Ashley Daniels, Prospective KCGPA Parent

I am the parent of a 4th grade girl that currently attends a public school in Kansas City. Now that my daughter is in the last year at this school, I am faced with multiple decisions regarding schooling and how to keep her excited about school. She was allowed an opportunity in 3rd grade to be a part of an innovative open-concept classroom with a person-centered approach to learning to assure all students were their best. There were tables instead of desks in the classrooms, sensory chairs for students who needed them and students were encouraged in the areas of critical thinking and problem solving daily. She responded enthusiastically to this non-traditional approach while in class as she came home discussing new projects or tasks that she completed that day. As a parent, I knew that this was an environment that I would want her to experience through 12th grade, but was unclear about where to look for a school that would meet her learning style.

In the summer of 2018, I learned about Kansas City Girls Preparatory Academy, a new charter school that was also going to be single gender with a focus on creative expression and responsibility and that was going to be community led. During the first meeting for the school, I learned about how each student would have a voice in the school, restorative justice practices that would be implemented and how each girl would be celebrated, no matter what was brought to the table. This was unheard of to me and I was excited that all students and families would be able to build the culture of the school, to increase pride and encourage healthy relationships between peers. The founding teams’ ideas and innovative approaches to growth of the students through different means is refreshing to hear to make sure all students succeed.

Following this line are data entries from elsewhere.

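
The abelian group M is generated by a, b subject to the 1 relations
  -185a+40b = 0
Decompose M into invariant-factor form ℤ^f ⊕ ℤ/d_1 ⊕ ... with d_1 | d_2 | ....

rank_ℚ(R)=1; free=2−1=1
SNF(R) diag = [5] → torsion [5]

Answer: M ≅ ℤ^1 ⊕ ℤ/5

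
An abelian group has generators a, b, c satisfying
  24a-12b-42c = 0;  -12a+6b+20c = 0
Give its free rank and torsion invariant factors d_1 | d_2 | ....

rank_ℚ(R)=2; free=3−2=1
SNF(R) diag = [2, 6] → torsion [2, 6]

Answer: M ≅ ℤ^1 ⊕ ℤ/2 ⊕ ℤ/6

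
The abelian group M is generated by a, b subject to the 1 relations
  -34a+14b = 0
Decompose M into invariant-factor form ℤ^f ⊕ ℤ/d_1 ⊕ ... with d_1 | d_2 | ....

rank_ℚ(R)=1; free=2−1=1
SNF(R) diag = [2] → torsion [2]

Answer: M ≅ ℤ^1 ⊕ ℤ/2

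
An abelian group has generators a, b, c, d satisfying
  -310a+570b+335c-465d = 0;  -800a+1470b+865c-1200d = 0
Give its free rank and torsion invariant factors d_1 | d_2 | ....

rank_ℚ(R)=2; free=4−2=2
SNF(R) diag = [5, 15] → torsion [5, 15]

Answer: M ≅ ℤ^2 ⊕ ℤ/5 ⊕ ℤ/15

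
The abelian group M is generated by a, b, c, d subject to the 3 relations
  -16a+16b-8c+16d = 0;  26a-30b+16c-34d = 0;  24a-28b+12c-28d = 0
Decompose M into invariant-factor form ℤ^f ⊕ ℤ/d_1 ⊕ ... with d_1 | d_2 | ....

rank_ℚ(R)=3; free=4−3=1
SNF(R) diag = [2, 4, 8] → torsion [2, 4, 8]

Answer: M ≅ ℤ^1 ⊕ ℤ/2 ⊕ ℤ/4 ⊕ ℤ/8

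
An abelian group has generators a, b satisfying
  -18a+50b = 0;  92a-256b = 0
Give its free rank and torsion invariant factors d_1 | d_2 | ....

Answer: M ≅ ℤ/2 ⊕ ℤ/4

Derivation:
rank_ℚ(R)=2; free=2−2=0
SNF(R) diag = [2, 4] → torsion [2, 4]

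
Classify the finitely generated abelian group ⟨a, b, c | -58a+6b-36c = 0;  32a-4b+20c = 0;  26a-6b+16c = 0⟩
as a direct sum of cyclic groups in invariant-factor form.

Answer: M ≅ ℤ/2 ⊕ ℤ/4 ⊕ ℤ/4

Derivation:
rank_ℚ(R)=3; free=3−3=0
SNF(R) diag = [2, 4, 4] → torsion [2, 4, 4]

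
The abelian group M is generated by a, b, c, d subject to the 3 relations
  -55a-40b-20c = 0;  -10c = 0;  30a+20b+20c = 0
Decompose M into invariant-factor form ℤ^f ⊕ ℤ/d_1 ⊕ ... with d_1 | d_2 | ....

Answer: M ≅ ℤ^1 ⊕ ℤ/5 ⊕ ℤ/10 ⊕ ℤ/20

Derivation:
rank_ℚ(R)=3; free=4−3=1
SNF(R) diag = [5, 10, 20] → torsion [5, 10, 20]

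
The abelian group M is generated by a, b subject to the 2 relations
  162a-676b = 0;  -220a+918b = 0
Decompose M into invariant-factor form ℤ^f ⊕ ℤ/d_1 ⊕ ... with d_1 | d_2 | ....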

Initially, my daughter was skeptical about KCGPA with it being single gender and was not sure how it would compare to her current school, as students, staff and parents work as a team for the students. My daughter’s mind was changed after she met Ms. Haskins, the school leader. She was happy to see a school leader, that looked like her, who she was able to relate to and most importantly, listened to EVERY idea possible from students to make the school a success. I have invited other families to the meetings to learn and discuss how KCGPA would absolutely benefit our future girl leaders of the world. I believe that this school will be a leader in charter schools in Kansas City and I was excited to apply to KCGPA for my daughter to encourage her to reach all her academic goals, as well as build character and responsibility.